Mesin bubut dan milling merupakan mesin perkakas yang digunakan untuk membuat sparepart mesin produksi dalam industri manufaktur. Dalam program kolaborasi bersama SMKN 8 Bandung ini, kedua mesin produksi direstorasi agar siap dipakai untuk praktik, sekaligus upaya ramah lingkungan dengan memperpanjang usia mesin dengan memberi manfaat bagi komunitas sekitar. Saat penyerahan mesin produksi, tim Engineering WINGS Group juga memberikan pelatihan langsung untuk memastikan pemahaman dan penggunaan alat yang optimal bagi guru dan siswa. Pada sosialisasi tersebut, tim Engineering WINGS Group memaparkan materi yang berkaitan dengan penggunaan mesin, yakni teknik dasar pemeliharaan alat, penerapan mesin dalam praktik produksi, dan keselamatan kerja selama proses pembelajaran.
Kegiatan ini merupakan bagian dari dukungan Yayasan WINGS Peduli dalam pengembangan sumber daya manusia di Indonesia.
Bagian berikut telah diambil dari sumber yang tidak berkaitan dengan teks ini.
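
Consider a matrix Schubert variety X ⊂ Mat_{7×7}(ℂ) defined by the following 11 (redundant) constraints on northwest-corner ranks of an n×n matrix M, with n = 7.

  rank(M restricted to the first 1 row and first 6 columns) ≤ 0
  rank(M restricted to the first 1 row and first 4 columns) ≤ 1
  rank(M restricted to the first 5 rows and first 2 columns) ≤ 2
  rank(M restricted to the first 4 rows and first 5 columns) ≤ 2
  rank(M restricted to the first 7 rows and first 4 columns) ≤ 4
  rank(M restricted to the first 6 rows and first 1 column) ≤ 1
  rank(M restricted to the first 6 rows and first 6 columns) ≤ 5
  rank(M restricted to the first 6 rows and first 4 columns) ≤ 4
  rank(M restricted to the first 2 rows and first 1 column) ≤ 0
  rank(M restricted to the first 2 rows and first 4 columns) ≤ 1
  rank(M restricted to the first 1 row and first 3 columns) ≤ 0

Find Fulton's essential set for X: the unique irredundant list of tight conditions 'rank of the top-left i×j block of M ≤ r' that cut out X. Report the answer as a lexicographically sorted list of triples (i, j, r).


Reconstructing r_w from the 11 given conditions:

  0 0 0 0 0 0 1
  0 1 1 1 1 1 2
  1 2 2 2 2 2 3
  1 2 2 2 2 3 4
  1 2 3 3 3 4 5
  1 2 3 4 4 5 6
  1 2 3 4 5 6 7

hence w(1..7) = (7, 2, 1, 6, 3, 4, 5).

Fulton essential set (3 of the 10 Rothe cells):

[(1, 6, 0), (2, 1, 0), (4, 5, 2)]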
Sheila Kansil, Perwakilan Yayasan WINGS Peduli, menjelaskan “Ini merupakan salah satu program Yayasan WINGS Peduli di pilar Pendidikan untuk masa depan tenaga kerja Indonesia, dengan membangun jaringan talenta yang siap kerja dan berkompeten untuk memperkaya ekosistem industri FMCG. Kami berharap, kegiatan ini dapat menciptakan dampak positif yang berkelanjutan bagi sosial dan ekonomi, serta menciptakan generasi emas 2045, sejalan dengan misi dari pilar pendidikan kami.” ungkapnya.
Selain kolaborasi bersama SMKN 8 Bandung, Yayasan WINGS Peduli sebelumnya telah melakukan program serupa dengan salah satu SMK di Bandung berupa pemberian prototype mesin produksi, penyelarasan kurikulum hingga penyerapan tenaga terampil. Berbagai upaya ini merupakan komitmen Yayasan WINGS Peduli untuk menyentuh siswa dan guru di Indonesia dalam upaya memperkuat kualitas, sarana, dan prasarana pendidikan Indonesia. Semua upaya ini sejalan dengan filosofi WINGS Group, yaitu “The Good Things in Life Should be Accessible for All”.